The Federal Trade Commission (“FTC”) and the Department of Justice (“DOJ” or “Department”) issued today new Vertical Merger Guidelines that outline how the federal antitrust agencies evaluate the likely competitive impact of vertical mergers and whether those mergers comply with U.S. antitrust law. These new Vertical Merger Guidelines mark the first time the Department and the FTC have issued joint guidelines on vertical mergers, and represent the first major revision to guidance on vertical mergers since the Department’s 1984 Non-Horizontal Merger Guidelines, which the Department withdrew in January of this year.
“These new Vertical Merger Guidelines are an important step forward in maintaining vigorous antitrust enforcement, and reaffirm our commitment to challenge vertical mergers that are anticompetitive and would harm American consumers,” said FTC Chairman Joe Simons. “The new Guidelines reflect our current enforcement approach and, through increased transparency, will help businesses and practitioners understand how we evaluate vertical transactions. The new Guidelines also reflect our strong collaboration with the Department of Justice, and the substantial input that we received from the public.”

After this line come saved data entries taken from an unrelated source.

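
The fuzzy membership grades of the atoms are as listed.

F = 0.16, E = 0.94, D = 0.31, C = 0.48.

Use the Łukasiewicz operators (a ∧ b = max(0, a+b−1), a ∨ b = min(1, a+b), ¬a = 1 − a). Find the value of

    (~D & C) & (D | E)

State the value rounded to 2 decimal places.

~D = 1 − 0.31 = 0.69
~D & C = max(0, a+b−1) on (0.69, 0.48) = 0.17
D | E = min(1, a+b) on (0.31, 0.94) = 1.00
(~D & C) & (D | E) = max(0, a+b−1) on (0.17, 1.00) = 0.17

0.17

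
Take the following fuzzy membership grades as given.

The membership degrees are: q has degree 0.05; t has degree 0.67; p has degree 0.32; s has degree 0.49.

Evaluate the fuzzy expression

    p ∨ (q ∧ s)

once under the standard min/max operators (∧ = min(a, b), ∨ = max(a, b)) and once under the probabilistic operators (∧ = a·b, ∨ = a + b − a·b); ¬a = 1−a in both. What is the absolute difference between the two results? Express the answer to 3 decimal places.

Under standard min/max:
  q ∧ s = min(a, b) on (0.05, 0.49) = 0.05
  p ∨ (q ∧ s) = max(a, b) on (0.32, 0.05) = 0.32
  → value = 0.3200
Under probabilistic:
  q ∧ s = a·b on (0.0500, 0.4900) = 0.0245
  p ∨ (q ∧ s) = a + b − a·b on (0.3200, 0.0245) = 0.3367
  → value = 0.3367
|0.3200 − 0.3367| = 0.017

0.017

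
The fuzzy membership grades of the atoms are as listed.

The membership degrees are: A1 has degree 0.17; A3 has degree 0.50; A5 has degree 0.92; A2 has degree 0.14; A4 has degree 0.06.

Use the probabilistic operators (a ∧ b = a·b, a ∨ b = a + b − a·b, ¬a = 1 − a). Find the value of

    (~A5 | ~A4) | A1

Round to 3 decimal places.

~A5 = 1 − 0.9200 = 0.0800
~A4 = 1 − 0.0600 = 0.9400
~A5 | ~A4 = a + b − a·b on (0.0800, 0.9400) = 0.9448
(~A5 | ~A4) | A1 = a + b − a·b on (0.9448, 0.1700) = 0.9542

0.954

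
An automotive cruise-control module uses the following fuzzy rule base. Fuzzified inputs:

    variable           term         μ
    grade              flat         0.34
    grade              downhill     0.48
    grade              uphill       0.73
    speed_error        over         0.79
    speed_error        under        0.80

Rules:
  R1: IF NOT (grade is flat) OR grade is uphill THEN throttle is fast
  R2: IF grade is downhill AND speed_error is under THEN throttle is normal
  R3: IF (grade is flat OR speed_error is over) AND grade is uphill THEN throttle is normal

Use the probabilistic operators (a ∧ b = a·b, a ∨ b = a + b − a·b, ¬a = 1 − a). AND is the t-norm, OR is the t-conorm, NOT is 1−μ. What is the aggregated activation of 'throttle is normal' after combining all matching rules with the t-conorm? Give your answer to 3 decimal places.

0.771

R1: ¬flat=1−0.34=0.66, uphill=0.73; OR[a + b − a·b] → w = 0.9082
R2: downhill=0.48, under=0.80; AND[a·b] → w = 0.3840
R3: (flat=0.34 OR over=0.79) = 0.8614; AND[a·b] with uphill=0.73 → w = 0.6288
Rules with consequent 'normal': {R2, R3} → strengths 0.3840, 0.6288
Aggregate via t-conorm [a + b − a·b]: 0.7714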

“These new Vertical Merger Guidelines provide transparency in the important area of vertical merger analysis,” said Assistant Attorney General Makan Delrahim. “They explain our investigative practices as we apply them today and have applied them in recent years. The Guidelines will give greater predictability and clarity to the business community, the bar, and enforcers. I am grateful for the commitment, thoroughness, and dedication with which staff from both agencies worked on this project. This has been a successful process because of our robust public engagement and our excellent collaborative relationship with the FTC.”

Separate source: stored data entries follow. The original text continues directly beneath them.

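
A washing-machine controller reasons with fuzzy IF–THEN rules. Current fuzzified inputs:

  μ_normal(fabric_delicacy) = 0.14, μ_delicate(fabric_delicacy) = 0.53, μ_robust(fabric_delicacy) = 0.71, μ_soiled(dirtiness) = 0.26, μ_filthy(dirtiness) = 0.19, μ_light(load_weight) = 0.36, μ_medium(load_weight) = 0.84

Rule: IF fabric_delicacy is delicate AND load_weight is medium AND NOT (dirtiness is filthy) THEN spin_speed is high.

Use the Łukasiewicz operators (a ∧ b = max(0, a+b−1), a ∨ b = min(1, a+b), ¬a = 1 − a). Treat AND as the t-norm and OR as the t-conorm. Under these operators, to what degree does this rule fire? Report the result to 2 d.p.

0.18

firing strength: delicate=0.53, medium=0.84, ¬filthy=1−0.19=0.81; AND[max(0, a+b−1)] → w = 0.18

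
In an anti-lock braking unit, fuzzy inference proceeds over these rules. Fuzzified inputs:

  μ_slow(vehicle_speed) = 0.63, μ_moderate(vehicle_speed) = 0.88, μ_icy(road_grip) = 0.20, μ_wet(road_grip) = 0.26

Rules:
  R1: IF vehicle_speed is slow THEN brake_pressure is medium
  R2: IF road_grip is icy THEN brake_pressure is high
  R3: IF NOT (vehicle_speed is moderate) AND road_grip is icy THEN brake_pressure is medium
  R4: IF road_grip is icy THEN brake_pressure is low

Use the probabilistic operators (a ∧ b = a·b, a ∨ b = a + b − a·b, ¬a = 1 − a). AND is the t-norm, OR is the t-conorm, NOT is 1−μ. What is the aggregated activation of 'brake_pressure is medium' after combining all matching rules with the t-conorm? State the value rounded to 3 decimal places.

0.639

R1: slow=0.63 → w = 0.6300
R2: icy=0.20 → w = 0.2000
R3: ¬moderate=1−0.88=0.12, icy=0.20; AND[a·b] → w = 0.0240
R4: icy=0.20 → w = 0.2000
Rules with consequent 'medium': {R1, R3} → strengths 0.6300, 0.0240
Aggregate via t-conorm [a + b − a·b]: 0.6389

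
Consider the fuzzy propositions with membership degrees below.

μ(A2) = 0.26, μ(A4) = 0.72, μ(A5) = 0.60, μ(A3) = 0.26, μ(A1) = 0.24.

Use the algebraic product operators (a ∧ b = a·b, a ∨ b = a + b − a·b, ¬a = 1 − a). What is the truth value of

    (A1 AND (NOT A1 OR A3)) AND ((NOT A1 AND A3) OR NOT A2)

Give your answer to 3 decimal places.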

A primary goal of the new Vertical Merger Guidelines is to help the agencies identify and challenge competitively harmful vertical mergers. To accomplish this, the Guidelines detail the techniques and main types of evidence that the agencies typically use to predict whether vertical mergers may substantially lessen competition. The Guidelines will help businesses, antitrust practitioners, and other interested persons by increasing transparency into the agencies’ principal analytical techniques, practices, and enforcement policies for evaluating vertical transactions.
The Commission vote to issue the Vertical Merger Guidelines was 3-2, with Commissioner Rohit Chopra and Rebecca Kelly Slaughter voting no. Chairman Simons and Commissioners Noah Joshua Phillips and Christine S. Wilson issued a statement. Commissioners Chopra and Slaughter issued dissenting statements.